WHEREAS, the Company and CS entered into that certain engagement letter on December 10, 2020, (the “Engagement Letter”), pursuant to which the Company engaged CS as an equity capital markets advisor in connection with a business combination with Marquee Raine Acquisition Corp. (the “Transaction”); and
WHEREAS, the Transaction was consummated on October 15, 2021, and in connection with the closing of the Transaction, CS received $6,000,000 in cash as partial payment of the amounts due to CS under the Engagement Letter;
NOW, THEREFORE, in consideration of the foregoing and the mutual representations, warranties and covenants, and subject to the conditions, set forth herein, and intending to be legally bound hereby, each of CS and the Company acknowledges and agrees as follows:
1. Equity Fee. In lieu of full cash payment of the amounts due to CS under the Engagement Letter, CS agrees to receive $4,500,000, representing the amount due to CS under the Engagement Letter (the “Equity Fee”), in the form of shares of common stock, par value $0.0001 (the “Common Stock”), of the Company. The Company hereby agrees to issue to CS (and/or its designees) 450,000 shares of Common Stock (the “Shares”) as payment in full of the Equity Fee. CS acknowledges and agrees that upon issuance and receipt of the Shares, all obligations of the Company and its subsidiaries with respect to amounts due to CS under the Engagement Letter shall have been satisfied in full and no further obligation with respect to amounts due to CS under the Engagement Letter shall exist.

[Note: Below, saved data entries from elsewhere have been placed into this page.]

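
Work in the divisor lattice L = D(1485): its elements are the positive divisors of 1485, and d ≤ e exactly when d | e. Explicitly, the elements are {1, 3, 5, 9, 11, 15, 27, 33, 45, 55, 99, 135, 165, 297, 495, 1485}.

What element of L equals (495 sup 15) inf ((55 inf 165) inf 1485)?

495 ∨ 15 = 495
55 ∧ 165 = 55
55 ∧ 1485 = 55
495 ∧ 55 = 55

55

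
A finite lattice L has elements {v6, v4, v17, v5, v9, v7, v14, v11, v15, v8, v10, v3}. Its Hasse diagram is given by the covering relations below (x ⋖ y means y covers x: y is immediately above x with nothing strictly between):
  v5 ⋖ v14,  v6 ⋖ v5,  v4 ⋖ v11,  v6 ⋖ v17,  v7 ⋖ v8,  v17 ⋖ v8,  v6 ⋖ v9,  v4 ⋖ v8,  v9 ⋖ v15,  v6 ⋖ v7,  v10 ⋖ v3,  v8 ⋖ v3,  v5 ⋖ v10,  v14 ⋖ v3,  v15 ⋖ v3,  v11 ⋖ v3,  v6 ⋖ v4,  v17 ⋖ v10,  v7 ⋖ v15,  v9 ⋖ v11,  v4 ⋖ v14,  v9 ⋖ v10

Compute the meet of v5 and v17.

v6

Common lower bounds of {v5, v17}: v6.
The greatest among these is v6.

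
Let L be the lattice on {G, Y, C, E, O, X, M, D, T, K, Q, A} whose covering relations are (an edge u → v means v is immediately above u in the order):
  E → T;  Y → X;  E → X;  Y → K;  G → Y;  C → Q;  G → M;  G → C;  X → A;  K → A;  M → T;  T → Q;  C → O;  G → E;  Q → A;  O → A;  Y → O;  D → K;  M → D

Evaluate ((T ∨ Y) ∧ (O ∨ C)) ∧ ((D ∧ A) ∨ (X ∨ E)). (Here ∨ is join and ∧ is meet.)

O

T ∨ Y = A
O ∨ C = O
A ∧ O = O
D ∧ A = D
X ∨ E = X
D ∨ X = A
O ∧ A = O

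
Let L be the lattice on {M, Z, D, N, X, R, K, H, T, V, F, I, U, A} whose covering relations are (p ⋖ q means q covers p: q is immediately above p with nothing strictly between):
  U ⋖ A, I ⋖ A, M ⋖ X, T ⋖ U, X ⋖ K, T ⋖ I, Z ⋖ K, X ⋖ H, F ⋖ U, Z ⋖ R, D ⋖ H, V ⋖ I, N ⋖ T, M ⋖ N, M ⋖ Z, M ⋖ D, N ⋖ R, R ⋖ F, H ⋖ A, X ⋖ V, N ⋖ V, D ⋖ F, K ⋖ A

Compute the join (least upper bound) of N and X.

V

Common upper bounds of {N, X}: A, I, V.
The least among these is V.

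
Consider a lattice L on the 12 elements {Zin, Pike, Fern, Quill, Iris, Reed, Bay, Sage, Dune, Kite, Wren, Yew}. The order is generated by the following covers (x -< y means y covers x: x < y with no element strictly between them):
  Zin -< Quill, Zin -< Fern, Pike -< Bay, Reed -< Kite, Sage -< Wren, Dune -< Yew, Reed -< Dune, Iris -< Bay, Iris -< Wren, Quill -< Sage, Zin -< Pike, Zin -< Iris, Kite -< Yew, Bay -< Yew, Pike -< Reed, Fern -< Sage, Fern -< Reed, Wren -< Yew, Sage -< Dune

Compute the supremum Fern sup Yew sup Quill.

Yew

Common upper bounds of {Fern, Yew, Quill}: Yew.
The least among these is Yew.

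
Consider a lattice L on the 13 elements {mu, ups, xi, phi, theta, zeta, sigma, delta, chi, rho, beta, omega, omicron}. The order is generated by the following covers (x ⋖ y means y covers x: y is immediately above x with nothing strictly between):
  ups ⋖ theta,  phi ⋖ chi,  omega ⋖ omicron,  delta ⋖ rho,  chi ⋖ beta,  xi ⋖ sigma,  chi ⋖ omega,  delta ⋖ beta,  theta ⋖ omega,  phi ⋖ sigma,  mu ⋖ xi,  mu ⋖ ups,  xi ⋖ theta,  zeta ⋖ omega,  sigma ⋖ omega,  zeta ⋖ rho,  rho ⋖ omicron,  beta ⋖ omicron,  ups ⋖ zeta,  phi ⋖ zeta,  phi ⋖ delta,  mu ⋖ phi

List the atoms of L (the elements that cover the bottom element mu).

The atoms are exactly the elements that cover mu: phi, ups, xi.

phi, ups, xi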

2. Closing. The closing of the issuance of the Shares contemplated hereby (the “Closing”) shall occur on the later of (i) next business day after the first trading day following the closing of Transaction and (ii) such later date as mutually agreed to by the Company and CS (such date, the “Closing Date”). On the Closing Date, the Company shall issue the Shares to CS and subsequently cause the Shares to be registered in book entry form in the name of CS (or its designee) on the Company’s share register. For purposes of this Agreement, “business day” shall mean a day, other than a Saturday, Sunday or other day on which commercial banks in New York City, in New York State are authorized or required by law to close. Prior to or at the Closing, CS shall deliver to the Company a duly completed and executed Internal Revenue Service Form W-9 or appropriate Form W-8.
3. Further Assurances. At the Closing, the parties hereto shall execute and deliver such additional documents and take such additional actions as the parties reasonably may deem to be practical and necessary in order to consummate the issuance as contemplated by this Agreement.
4. Company Representations and Warranties. The Company represents and warrants to CS that:
(a) As of the Closing Date, the Company has been duly incorporated and is validly existing as a corporation in good standing under the laws of the State of Delaware.
(b) As of the Closing Date, this Agreement will be duly authorized, executed and delivered by the Company and, assuming that this Agreement constitutes the valid and binding agreement of CS, constitutes the valid and binding obligations of the Company, enforceable against it in accordance with its terms, except as may be limited or otherwise affected by (i) applicable bankruptcy, insolvency, fraudulent conveyance, reorganization, moratorium or other laws relating to or affecting the rights of creditors generally, and (ii) principles of equity, whether considered at law or equity.